= Lords Commissioners =

Privy Counsellors who exercise certain functions in the UK Parliament

The Lords Commissioners are privy counsellors appointed by the monarch of the United Kingdom to exercise, on his or her behalf, certain functions relating to Parliament which would otherwise require the monarch's attendance at the Palace of Westminster. These include the opening and prorogation of Parliament, the confirmation of a newly elected Speaker of the House of Commons and the granting of royal assent. The Lords Commissioners are collectively known as the Royal Commission. The Royal Commission includes at least three—and usually five—Lords Commissioners. In current practice, the Lords Commissioners usually include the Lord Chancellor, the Archbishop of Canterbury (who is named but usually does not participate), the leaders of the three major parties in the House of Lords, the convenor of the House of Lords Crossbenchers and (since 2007) the Lord Speaker. Occasionally there are substitutions (such as deputy party leaders) if the normal commissioners are unavailable.

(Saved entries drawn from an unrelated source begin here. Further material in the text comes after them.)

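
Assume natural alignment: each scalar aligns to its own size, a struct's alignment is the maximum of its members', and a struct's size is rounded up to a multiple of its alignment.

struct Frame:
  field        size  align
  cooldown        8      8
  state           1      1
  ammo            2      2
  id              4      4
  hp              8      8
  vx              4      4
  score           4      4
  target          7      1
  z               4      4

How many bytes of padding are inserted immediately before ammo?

1

@0: cooldown [8B, align 8] → 8
@8: state [1B, align 1] → 9
+1 pad (align 2)
@10: ammo [2B, align 2] → 12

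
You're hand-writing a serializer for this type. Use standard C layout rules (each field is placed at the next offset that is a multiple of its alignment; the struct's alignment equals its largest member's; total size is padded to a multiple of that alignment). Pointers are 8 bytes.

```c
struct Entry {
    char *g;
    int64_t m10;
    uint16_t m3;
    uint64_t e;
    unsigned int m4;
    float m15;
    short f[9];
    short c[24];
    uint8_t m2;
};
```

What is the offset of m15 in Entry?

g at 0 (size 8, align 8) → ends 8
m10 at 8 (size 8, align 8) → ends 16
m3 at 16 (size 2, align 2) → ends 18
pad 6 to align 8 for e
e at 24 (size 8, align 8) → ends 32
m4 at 32 (size 4, align 4) → ends 36
m15 at 36 (size 4, align 4) → ends 40

36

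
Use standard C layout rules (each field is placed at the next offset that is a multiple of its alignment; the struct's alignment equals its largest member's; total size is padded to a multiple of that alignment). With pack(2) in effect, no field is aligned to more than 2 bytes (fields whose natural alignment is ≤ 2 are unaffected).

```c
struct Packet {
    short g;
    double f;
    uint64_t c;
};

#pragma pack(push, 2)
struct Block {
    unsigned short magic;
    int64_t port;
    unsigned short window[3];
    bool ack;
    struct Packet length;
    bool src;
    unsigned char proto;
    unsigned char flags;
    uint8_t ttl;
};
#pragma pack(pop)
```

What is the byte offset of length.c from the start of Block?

Packet: g at 0 (size 2, align 2) → ends 2; pad 6 to align 8 for f; f at 8 (size 8, align 8) → ends 16; c at 16 (size 8, align 8) → ends 24; total 24 bytes, alignment 8
magic at 0 (size 2, align 2) → ends 2
port at 2 (size 8, align 2) → ends 10
window at 10 (size 6, align 2) → ends 16
ack at 16 (size 1, align 1) → ends 17
pad 1 to align 2 for length
length at 18 (size 24, align 2) → ends 42
within Packet: c at 16
18 + 16 = 34

34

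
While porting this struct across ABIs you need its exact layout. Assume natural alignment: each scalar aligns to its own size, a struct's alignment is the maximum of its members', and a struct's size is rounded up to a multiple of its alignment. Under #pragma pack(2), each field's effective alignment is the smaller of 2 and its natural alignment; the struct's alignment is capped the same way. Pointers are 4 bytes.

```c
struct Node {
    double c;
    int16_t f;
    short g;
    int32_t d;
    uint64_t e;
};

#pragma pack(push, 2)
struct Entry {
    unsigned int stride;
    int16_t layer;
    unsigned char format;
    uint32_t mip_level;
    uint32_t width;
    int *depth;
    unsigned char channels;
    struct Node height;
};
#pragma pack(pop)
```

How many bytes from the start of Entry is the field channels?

Node: @0: c [8B, align 8] → 8; @8: f [2B, align 2] → 10; @10: g [2B, align 2] → 12; @12: d [4B, align 4] → 16; @16: e [8B, align 8] → 24; size 24, align 8
@0: stride [4B, align 2] → 4
@4: layer [2B, align 2] → 6
@6: format [1B, align 1] → 7
+1 pad (align 2)
@8: mip_level [4B, align 2] → 12
@12: width [4B, align 2] → 16
@16: depth [4B, align 2] → 20
@20: channels [1B, align 1] → 21

20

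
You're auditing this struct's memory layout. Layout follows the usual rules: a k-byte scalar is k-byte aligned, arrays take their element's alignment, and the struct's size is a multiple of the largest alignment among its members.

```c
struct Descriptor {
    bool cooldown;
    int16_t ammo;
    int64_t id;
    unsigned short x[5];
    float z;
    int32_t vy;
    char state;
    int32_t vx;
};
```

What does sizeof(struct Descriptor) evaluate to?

48

0..1  cooldown  (1B, 1-aligned)
1..2  -- padding (1B)
2..4  ammo  (2B, 2-aligned)
4..8  -- padding (4B)
8..16  id  (8B, 8-aligned)
16..26  x  (10B, 2-aligned)
26..28  -- padding (2B)
28..32  z  (4B, 4-aligned)
32..36  vy  (4B, 4-aligned)
36..37  state  (1B, 1-aligned)
37..40  -- padding (3B)
40..44  vx  (4B, 4-aligned)
44..48  -- tail padding (4B)
sizeof = 48, alignof = 8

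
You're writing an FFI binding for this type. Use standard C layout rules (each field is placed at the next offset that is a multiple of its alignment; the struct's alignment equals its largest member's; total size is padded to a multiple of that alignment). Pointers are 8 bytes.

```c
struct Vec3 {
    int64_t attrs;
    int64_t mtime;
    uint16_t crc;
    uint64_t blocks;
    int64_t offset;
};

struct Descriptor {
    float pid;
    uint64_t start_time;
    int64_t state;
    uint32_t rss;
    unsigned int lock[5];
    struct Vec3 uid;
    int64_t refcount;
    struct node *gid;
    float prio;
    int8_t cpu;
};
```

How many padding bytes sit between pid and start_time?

4

Vec3: attrs at 0 (size 8, align 8) → ends 8; mtime at 8 (size 8, align 8) → ends 16; crc at 16 (size 2, align 2) → ends 18; pad 6 to align 8 for blocks; blocks at 24 (size 8, align 8) → ends 32; offset at 32 (size 8, align 8) → ends 40; total 40 bytes, alignment 8
pid at 0 (size 4, align 4) → ends 4
pad 4 to align 8 for start_time
start_time at 8 (size 8, align 8) → ends 16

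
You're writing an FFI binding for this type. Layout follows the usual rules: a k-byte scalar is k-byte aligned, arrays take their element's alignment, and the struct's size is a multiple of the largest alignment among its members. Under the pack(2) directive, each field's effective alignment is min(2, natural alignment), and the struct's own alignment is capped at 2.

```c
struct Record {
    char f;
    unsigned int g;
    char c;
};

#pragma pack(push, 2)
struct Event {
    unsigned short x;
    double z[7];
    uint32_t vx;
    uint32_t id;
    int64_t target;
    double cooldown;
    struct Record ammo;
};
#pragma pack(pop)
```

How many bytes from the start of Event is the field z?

Record: @0: f [1B, align 1] → 1; +3 pad (align 4); @4: g [4B, align 4] → 8; @8: c [1B, align 1] → 9; +3 tail pad (align 4); size 12, align 4
@0: x [2B, align 2] → 2
@2: z [56B, align 2] → 58

2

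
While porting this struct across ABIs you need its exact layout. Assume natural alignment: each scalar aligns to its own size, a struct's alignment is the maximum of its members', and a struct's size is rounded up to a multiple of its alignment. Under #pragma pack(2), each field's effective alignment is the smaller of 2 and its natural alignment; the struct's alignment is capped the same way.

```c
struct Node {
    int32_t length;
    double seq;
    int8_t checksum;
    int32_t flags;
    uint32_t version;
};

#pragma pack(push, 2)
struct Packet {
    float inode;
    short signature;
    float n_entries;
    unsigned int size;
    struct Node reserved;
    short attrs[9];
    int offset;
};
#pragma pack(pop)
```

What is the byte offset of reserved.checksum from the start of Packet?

Node: @0: length [4B, align 4] → 4; +4 pad (align 8); @8: seq [8B, align 8] → 16; @16: checksum [1B, align 1] → 17; +3 pad (align 4); @20: flags [4B, align 4] → 24; @24: version [4B, align 4] → 28; +4 tail pad (align 8); size 32, align 8
@0: inode [4B, align 2] → 4
@4: signature [2B, align 2] → 6
@6: n_entries [4B, align 2] → 10
@10: size [4B, align 2] → 14
@14: reserved [32B, align 2] → 46
within Node: checksum at 16
14 + 16 = 30

30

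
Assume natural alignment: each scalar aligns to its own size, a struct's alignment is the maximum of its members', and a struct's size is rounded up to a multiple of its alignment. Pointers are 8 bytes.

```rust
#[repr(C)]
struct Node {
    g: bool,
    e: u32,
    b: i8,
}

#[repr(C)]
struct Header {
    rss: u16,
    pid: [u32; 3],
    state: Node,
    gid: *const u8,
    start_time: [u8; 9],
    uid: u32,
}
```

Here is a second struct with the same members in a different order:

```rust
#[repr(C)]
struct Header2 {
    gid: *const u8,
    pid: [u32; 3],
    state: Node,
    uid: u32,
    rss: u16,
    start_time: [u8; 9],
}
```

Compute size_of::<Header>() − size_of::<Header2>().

Node: g at 0 (size 1, align 1) → ends 1; pad 3 to align 4 for e; e at 4 (size 4, align 4) → ends 8; b at 8 (size 1, align 1) → ends 9; tail pad 3 to reach multiple of 4; total 12 bytes, alignment 4
rss at 0 (size 2, align 2) → ends 2
pad 2 to align 4 for pid
pid at 4 (size 12, align 4) → ends 16
state at 16 (size 12, align 4) → ends 28
pad 4 to align 8 for gid
gid at 32 (size 8, align 8) → ends 40
start_time at 40 (size 9, align 1) → ends 49
pad 3 to align 4 for uid
uid at 52 (size 4, align 4) → ends 56
total 56 bytes, alignment 8
— Header2 —
gid at 0 (size 8, align 8) → ends 8
pid at 8 (size 12, align 4) → ends 20
state at 20 (size 12, align 4) → ends 32
uid at 32 (size 4, align 4) → ends 36
rss at 36 (size 2, align 2) → ends 38
start_time at 38 (size 9, align 1) → ends 47
tail pad 1 to reach multiple of 8
total 48 bytes, alignment 8
56 − 48 = 8

8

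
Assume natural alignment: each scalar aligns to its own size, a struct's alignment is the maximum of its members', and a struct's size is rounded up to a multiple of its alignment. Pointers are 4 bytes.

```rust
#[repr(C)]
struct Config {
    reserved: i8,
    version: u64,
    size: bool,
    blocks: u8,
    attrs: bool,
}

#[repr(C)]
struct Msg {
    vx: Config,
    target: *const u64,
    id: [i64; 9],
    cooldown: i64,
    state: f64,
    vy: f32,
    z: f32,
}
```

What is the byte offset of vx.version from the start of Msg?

Config: @0: reserved [1B, align 1] → 1; +7 pad (align 8); @8: version [8B, align 8] → 16; @16: size [1B, align 1] → 17; @17: blocks [1B, align 1] → 18; @18: attrs [1B, align 1] → 19; +5 tail pad (align 8); size 24, align 8
@0: vx [24B, align 8] → 24
within Config: version at 8
0 + 8 = 8

8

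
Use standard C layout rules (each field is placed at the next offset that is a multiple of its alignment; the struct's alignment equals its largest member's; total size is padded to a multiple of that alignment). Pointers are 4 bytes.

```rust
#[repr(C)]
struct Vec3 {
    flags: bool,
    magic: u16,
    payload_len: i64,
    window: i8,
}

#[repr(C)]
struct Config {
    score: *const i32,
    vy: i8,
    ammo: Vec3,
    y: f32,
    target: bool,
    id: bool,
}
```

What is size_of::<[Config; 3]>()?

Vec3: 0..1  flags  (1B, 1-aligned); 1..2  -- padding (1B); 2..4  magic  (2B, 2-aligned); 4..8  -- padding (4B); 8..16  payload_len  (8B, 8-aligned); 16..17  window  (1B, 1-aligned); 17..24  -- tail padding (7B); sizeof = 24, alignof = 8
0..4  score  (4B, 4-aligned)
4..5  vy  (1B, 1-aligned)
5..8  -- padding (3B)
8..32  ammo  (24B, 8-aligned)
32..36  y  (4B, 4-aligned)
36..37  target  (1B, 1-aligned)
37..38  id  (1B, 1-aligned)
38..40  -- tail padding (2B)
sizeof = 40, alignof = 8
array of 3: 3 × 40 = 120

120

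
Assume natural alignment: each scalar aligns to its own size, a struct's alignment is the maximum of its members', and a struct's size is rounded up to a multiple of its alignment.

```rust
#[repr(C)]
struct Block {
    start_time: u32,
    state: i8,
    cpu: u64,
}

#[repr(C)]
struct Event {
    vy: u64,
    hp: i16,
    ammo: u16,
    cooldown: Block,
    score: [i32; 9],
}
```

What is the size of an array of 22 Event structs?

1584

Block: 0..4  start_time  (4B, 4-aligned); 4..5  state  (1B, 1-aligned); 5..8  -- padding (3B); 8..16  cpu  (8B, 8-aligned); sizeof = 16, alignof = 8
0..8  vy  (8B, 8-aligned)
8..10  hp  (2B, 2-aligned)
10..12  ammo  (2B, 2-aligned)
12..16  -- padding (4B)
16..32  cooldown  (16B, 8-aligned)
32..68  score  (36B, 4-aligned)
68..72  -- tail padding (4B)
sizeof = 72, alignof = 8
array of 22: 22 × 72 = 1584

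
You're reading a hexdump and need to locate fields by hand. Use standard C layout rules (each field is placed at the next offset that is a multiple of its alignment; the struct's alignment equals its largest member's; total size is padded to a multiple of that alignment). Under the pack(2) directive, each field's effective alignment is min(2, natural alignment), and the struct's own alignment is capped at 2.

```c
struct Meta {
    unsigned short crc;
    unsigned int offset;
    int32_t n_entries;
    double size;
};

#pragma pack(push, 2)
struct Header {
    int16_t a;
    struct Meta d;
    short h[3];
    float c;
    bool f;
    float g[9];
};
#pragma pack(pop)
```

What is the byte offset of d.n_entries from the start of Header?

Meta: @0: crc [2B, align 2] → 2; +2 pad (align 4); @4: offset [4B, align 4] → 8; @8: n_entries [4B, align 4] → 12; +4 pad (align 8); @16: size [8B, align 8] → 24; size 24, align 8
@0: a [2B, align 2] → 2
@2: d [24B, align 2] → 26
within Meta: n_entries at 8
2 + 8 = 10

10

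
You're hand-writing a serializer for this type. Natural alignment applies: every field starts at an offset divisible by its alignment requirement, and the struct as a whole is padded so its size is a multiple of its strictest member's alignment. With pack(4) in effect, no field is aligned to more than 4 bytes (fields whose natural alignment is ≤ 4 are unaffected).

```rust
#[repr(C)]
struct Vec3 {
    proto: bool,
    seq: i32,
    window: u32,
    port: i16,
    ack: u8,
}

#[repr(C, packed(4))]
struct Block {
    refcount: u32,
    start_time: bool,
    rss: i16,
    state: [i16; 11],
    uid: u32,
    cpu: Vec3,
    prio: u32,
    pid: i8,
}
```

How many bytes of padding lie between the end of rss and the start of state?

Vec3: @0: proto [1B, align 1] → 1; +3 pad (align 4); @4: seq [4B, align 4] → 8; @8: window [4B, align 4] → 12; @12: port [2B, align 2] → 14; @14: ack [1B, align 1] → 15; +1 tail pad (align 4); size 16, align 4
@0: refcount [4B, align 4] → 4
@4: start_time [1B, align 1] → 5
+1 pad (align 2)
@6: rss [2B, align 2] → 8
@8: state [22B, align 2] → 30

0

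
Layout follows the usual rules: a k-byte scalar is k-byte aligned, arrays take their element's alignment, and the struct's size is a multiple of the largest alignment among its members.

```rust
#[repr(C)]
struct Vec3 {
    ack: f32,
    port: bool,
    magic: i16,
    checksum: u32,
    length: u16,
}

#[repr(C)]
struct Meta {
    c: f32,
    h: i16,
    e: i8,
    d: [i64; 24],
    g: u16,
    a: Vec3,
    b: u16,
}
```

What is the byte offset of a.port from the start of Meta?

208

Vec3: @0: ack [4B, align 4] → 4; @4: port [1B, align 1] → 5; +1 pad (align 2); @6: magic [2B, align 2] → 8; @8: checksum [4B, align 4] → 12; @12: length [2B, align 2] → 14; +2 tail pad (align 4); size 16, align 4
@0: c [4B, align 4] → 4
@4: h [2B, align 2] → 6
@6: e [1B, align 1] → 7
+1 pad (align 8)
@8: d [192B, align 8] → 200
@200: g [2B, align 2] → 202
+2 pad (align 4)
@204: a [16B, align 4] → 220
within Vec3: port at 4
204 + 4 = 208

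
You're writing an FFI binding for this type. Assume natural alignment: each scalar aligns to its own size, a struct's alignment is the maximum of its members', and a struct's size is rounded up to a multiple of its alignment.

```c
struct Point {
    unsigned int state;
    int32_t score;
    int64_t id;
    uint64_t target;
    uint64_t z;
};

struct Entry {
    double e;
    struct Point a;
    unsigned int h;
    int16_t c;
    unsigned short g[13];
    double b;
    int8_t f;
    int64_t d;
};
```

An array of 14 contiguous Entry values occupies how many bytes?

1344

Point: 0..4  state  (4B, 4-aligned); 4..8  score  (4B, 4-aligned); 8..16  id  (8B, 8-aligned); 16..24  target  (8B, 8-aligned); 24..32  z  (8B, 8-aligned); sizeof = 32, alignof = 8
0..8  e  (8B, 8-aligned)
8..40  a  (32B, 8-aligned)
40..44  h  (4B, 4-aligned)
44..46  c  (2B, 2-aligned)
46..72  g  (26B, 2-aligned)
72..80  b  (8B, 8-aligned)
80..81  f  (1B, 1-aligned)
81..88  -- padding (7B)
88..96  d  (8B, 8-aligned)
sizeof = 96, alignof = 8
array of 14: 14 × 96 = 1344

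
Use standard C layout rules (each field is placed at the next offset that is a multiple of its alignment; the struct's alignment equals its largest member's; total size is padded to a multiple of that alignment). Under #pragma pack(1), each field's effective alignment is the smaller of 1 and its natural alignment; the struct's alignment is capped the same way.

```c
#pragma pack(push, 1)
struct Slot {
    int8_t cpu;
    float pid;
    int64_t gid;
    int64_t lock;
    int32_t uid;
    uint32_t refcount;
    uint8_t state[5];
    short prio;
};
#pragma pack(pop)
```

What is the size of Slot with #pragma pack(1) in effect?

36

cpu at 0 (size 1, align 1) → ends 1
pid at 1 (size 4, align 1) → ends 5
gid at 5 (size 8, align 1) → ends 13
lock at 13 (size 8, align 1) → ends 21
uid at 21 (size 4, align 1) → ends 25
refcount at 25 (size 4, align 1) → ends 29
state at 29 (size 5, align 1) → ends 34
prio at 34 (size 2, align 1) → ends 36
total 36 bytes, alignment 1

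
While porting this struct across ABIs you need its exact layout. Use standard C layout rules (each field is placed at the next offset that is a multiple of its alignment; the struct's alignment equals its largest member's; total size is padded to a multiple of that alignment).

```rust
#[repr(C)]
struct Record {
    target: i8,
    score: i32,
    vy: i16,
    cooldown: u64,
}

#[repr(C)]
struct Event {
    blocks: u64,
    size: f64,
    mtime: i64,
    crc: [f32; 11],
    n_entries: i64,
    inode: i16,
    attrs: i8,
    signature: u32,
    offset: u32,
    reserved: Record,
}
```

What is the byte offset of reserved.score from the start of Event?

100

Record: target at 0 (size 1, align 1) → ends 1; pad 3 to align 4 for score; score at 4 (size 4, align 4) → ends 8; vy at 8 (size 2, align 2) → ends 10; pad 6 to align 8 for cooldown; cooldown at 16 (size 8, align 8) → ends 24; total 24 bytes, alignment 8
blocks at 0 (size 8, align 8) → ends 8
size at 8 (size 8, align 8) → ends 16
mtime at 16 (size 8, align 8) → ends 24
crc at 24 (size 44, align 4) → ends 68
pad 4 to align 8 for n_entries
n_entries at 72 (size 8, align 8) → ends 80
inode at 80 (size 2, align 2) → ends 82
attrs at 82 (size 1, align 1) → ends 83
pad 1 to align 4 for signature
signature at 84 (size 4, align 4) → ends 88
offset at 88 (size 4, align 4) → ends 92
pad 4 to align 8 for reserved
reserved at 96 (size 24, align 8) → ends 120
within Record: score at 4
96 + 4 = 100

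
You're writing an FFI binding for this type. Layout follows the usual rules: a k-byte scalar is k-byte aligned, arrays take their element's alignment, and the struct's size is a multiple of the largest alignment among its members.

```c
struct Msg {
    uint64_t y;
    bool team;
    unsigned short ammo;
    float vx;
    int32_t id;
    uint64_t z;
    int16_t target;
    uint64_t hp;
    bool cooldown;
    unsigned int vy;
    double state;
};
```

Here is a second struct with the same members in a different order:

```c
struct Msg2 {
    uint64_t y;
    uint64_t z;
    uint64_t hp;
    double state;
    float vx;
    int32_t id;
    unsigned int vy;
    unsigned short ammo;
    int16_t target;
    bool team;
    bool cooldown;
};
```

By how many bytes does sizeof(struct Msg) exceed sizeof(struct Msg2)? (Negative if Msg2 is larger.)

8

y at 0 (size 8, align 8) → ends 8
team at 8 (size 1, align 1) → ends 9
pad 1 to align 2 for ammo
ammo at 10 (size 2, align 2) → ends 12
vx at 12 (size 4, align 4) → ends 16
id at 16 (size 4, align 4) → ends 20
pad 4 to align 8 for z
z at 24 (size 8, align 8) → ends 32
target at 32 (size 2, align 2) → ends 34
pad 6 to align 8 for hp
hp at 40 (size 8, align 8) → ends 48
cooldown at 48 (size 1, align 1) → ends 49
pad 3 to align 4 for vy
vy at 52 (size 4, align 4) → ends 56
state at 56 (size 8, align 8) → ends 64
total 64 bytes, alignment 8
— Msg2 —
y at 0 (size 8, align 8) → ends 8
z at 8 (size 8, align 8) → ends 16
hp at 16 (size 8, align 8) → ends 24
state at 24 (size 8, align 8) → ends 32
vx at 32 (size 4, align 4) → ends 36
id at 36 (size 4, align 4) → ends 40
vy at 40 (size 4, align 4) → ends 44
ammo at 44 (size 2, align 2) → ends 46
target at 46 (size 2, align 2) → ends 48
team at 48 (size 1, align 1) → ends 49
cooldown at 49 (size 1, align 1) → ends 50
tail pad 6 to reach multiple of 8
total 56 bytes, alignment 8
64 − 56 = 8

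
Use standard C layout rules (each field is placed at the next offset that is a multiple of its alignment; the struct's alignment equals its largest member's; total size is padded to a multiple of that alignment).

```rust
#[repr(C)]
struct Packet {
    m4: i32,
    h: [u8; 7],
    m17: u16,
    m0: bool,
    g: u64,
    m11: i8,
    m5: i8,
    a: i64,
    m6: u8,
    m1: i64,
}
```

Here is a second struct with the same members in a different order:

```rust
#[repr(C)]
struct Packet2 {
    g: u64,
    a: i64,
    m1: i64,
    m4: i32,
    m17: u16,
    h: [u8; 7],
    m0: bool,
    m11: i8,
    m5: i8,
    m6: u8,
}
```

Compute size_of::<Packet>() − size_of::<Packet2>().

m4 at 0 (size 4, align 4) → ends 4
h at 4 (size 7, align 1) → ends 11
pad 1 to align 2 for m17
m17 at 12 (size 2, align 2) → ends 14
m0 at 14 (size 1, align 1) → ends 15
pad 1 to align 8 for g
g at 16 (size 8, align 8) → ends 24
m11 at 24 (size 1, align 1) → ends 25
m5 at 25 (size 1, align 1) → ends 26
pad 6 to align 8 for a
a at 32 (size 8, align 8) → ends 40
m6 at 40 (size 1, align 1) → ends 41
pad 7 to align 8 for m1
m1 at 48 (size 8, align 8) → ends 56
total 56 bytes, alignment 8
— Packet2 —
g at 0 (size 8, align 8) → ends 8
a at 8 (size 8, align 8) → ends 16
m1 at 16 (size 8, align 8) → ends 24
m4 at 24 (size 4, align 4) → ends 28
m17 at 28 (size 2, align 2) → ends 30
h at 30 (size 7, align 1) → ends 37
m0 at 37 (size 1, align 1) → ends 38
m11 at 38 (size 1, align 1) → ends 39
m5 at 39 (size 1, align 1) → ends 40
m6 at 40 (size 1, align 1) → ends 41
tail pad 7 to reach multiple of 8
total 48 bytes, alignment 8
56 − 48 = 8

8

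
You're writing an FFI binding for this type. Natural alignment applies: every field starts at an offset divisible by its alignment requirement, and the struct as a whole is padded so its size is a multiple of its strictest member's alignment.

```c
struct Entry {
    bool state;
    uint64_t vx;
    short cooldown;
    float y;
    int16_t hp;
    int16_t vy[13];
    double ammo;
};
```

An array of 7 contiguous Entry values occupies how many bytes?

448

@0: state [1B, align 1] → 1
+7 pad (align 8)
@8: vx [8B, align 8] → 16
@16: cooldown [2B, align 2] → 18
+2 pad (align 4)
@20: y [4B, align 4] → 24
@24: hp [2B, align 2] → 26
@26: vy [26B, align 2] → 52
+4 pad (align 8)
@56: ammo [8B, align 8] → 64
size 64, align 8
array of 7: 7 × 64 = 448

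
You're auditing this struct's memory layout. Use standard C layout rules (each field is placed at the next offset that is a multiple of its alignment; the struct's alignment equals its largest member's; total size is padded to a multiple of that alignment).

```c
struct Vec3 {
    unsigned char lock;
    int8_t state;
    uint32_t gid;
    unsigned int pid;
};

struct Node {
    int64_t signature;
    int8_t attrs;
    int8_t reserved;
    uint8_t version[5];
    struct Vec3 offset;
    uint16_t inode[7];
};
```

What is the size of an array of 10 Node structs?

480

Vec3: 0..1  lock  (1B, 1-aligned); 1..2  state  (1B, 1-aligned); 2..4  -- padding (2B); 4..8  gid  (4B, 4-aligned); 8..12  pid  (4B, 4-aligned); sizeof = 12, alignof = 4
0..8  signature  (8B, 8-aligned)
8..9  attrs  (1B, 1-aligned)
9..10  reserved  (1B, 1-aligned)
10..15  version  (5B, 1-aligned)
15..16  -- padding (1B)
16..28  offset  (12B, 4-aligned)
28..42  inode  (14B, 2-aligned)
42..48  -- tail padding (6B)
sizeof = 48, alignof = 8
array of 10: 10 × 48 = 480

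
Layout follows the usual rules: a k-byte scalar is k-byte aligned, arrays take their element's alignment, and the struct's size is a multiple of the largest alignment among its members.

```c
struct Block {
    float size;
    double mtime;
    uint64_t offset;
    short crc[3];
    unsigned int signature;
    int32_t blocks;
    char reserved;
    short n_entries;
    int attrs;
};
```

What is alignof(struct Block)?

member alignments: size=4, mtime=8, offset=8, crc=2, signature=4, blocks=4, reserved=1, n_entries=2, attrs=4
max = 8

8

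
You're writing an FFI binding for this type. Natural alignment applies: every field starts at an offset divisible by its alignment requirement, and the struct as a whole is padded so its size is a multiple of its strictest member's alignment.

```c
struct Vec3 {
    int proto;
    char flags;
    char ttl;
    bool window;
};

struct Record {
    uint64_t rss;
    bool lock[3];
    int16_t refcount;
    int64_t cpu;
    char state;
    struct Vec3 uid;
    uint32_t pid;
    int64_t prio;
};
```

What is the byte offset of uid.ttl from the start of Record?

33

Vec3: @0: proto [4B, align 4] → 4; @4: flags [1B, align 1] → 5; @5: ttl [1B, align 1] → 6; @6: window [1B, align 1] → 7; +1 tail pad (align 4); size 8, align 4
@0: rss [8B, align 8] → 8
@8: lock [3B, align 1] → 11
+1 pad (align 2)
@12: refcount [2B, align 2] → 14
+2 pad (align 8)
@16: cpu [8B, align 8] → 24
@24: state [1B, align 1] → 25
+3 pad (align 4)
@28: uid [8B, align 4] → 36
within Vec3: ttl at 5
28 + 5 = 33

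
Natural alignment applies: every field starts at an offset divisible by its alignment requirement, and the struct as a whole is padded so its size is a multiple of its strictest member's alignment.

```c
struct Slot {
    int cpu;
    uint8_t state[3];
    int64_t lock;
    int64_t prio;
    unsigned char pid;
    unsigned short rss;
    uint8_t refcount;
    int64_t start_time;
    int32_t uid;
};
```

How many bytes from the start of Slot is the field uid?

40

@0: cpu [4B, align 4] → 4
@4: state [3B, align 1] → 7
+1 pad (align 8)
@8: lock [8B, align 8] → 16
@16: prio [8B, align 8] → 24
@24: pid [1B, align 1] → 25
+1 pad (align 2)
@26: rss [2B, align 2] → 28
@28: refcount [1B, align 1] → 29
+3 pad (align 8)
@32: start_time [8B, align 8] → 40
@40: uid [4B, align 4] → 44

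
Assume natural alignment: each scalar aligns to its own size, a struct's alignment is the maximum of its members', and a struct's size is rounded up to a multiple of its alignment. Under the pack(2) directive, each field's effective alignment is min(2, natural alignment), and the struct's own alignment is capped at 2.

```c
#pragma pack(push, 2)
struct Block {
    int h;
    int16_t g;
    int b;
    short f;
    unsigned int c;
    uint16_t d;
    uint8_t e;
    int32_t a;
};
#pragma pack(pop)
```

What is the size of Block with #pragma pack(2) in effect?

24

@0: h [4B, align 2] → 4
@4: g [2B, align 2] → 6
@6: b [4B, align 2] → 10
@10: f [2B, align 2] → 12
@12: c [4B, align 2] → 16
@16: d [2B, align 2] → 18
@18: e [1B, align 1] → 19
+1 pad (align 2)
@20: a [4B, align 2] → 24
size 24, align 2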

The Lord Chancellor serves as the most senior Lord Commissioner after the Archbishop of Canterbury, who in modern times never participates in the Commission. Traditionally the Lord Chancellor took part in the ceremony and presided over the Royal Commission. However, since the 2007 appointment of Jack Straw, a member of the House of Commons, as Lord Chancellor the person in that office does not participate in Royal Commissions, much like the Archbishop of Canterbury. In this case, the Leader of the House of Lords performs the duties of the Lord Chancellor, with the Lord Speaker of the House of Lords serving as a Lord Commissioner. Exceptions to this procedure were seen in 2009 and 2019, when royal approbation was declared to the elections of John Bercow and Lindsay Hoyle as Commons speaker. On these occasions the lord chancellor, respectively Jack Straw and Robert Buckland, performed this function personally and the Lord Speaker did not serve as a Lord Commissioner.

The Lords Commissioners enter the chamber of the House of Lords at the appointed time, and take seats on a structure temporarily placed for the duration of the ceremony. The Lord Chancellor or Leader of the House of Lords, as the most senior Lord Commissioner, commands the gentleman/lady usher of the Black Rod to summon the House of Commons. Representatives of the House of Commons arrive at the Bar of the House of Lords, and bow thrice, but do not actually enter the Lords Chamber. After each bow, male Lords Commissioners doff their hats to the members of Parliament while female Lords Commissioners bow their heads in return. The reading clerk of the House of Lords then reads the Monarch's Commission, which authorises the Lords Commissioners. After the appropriate business has been transacted, the Commons again bow thrice and depart.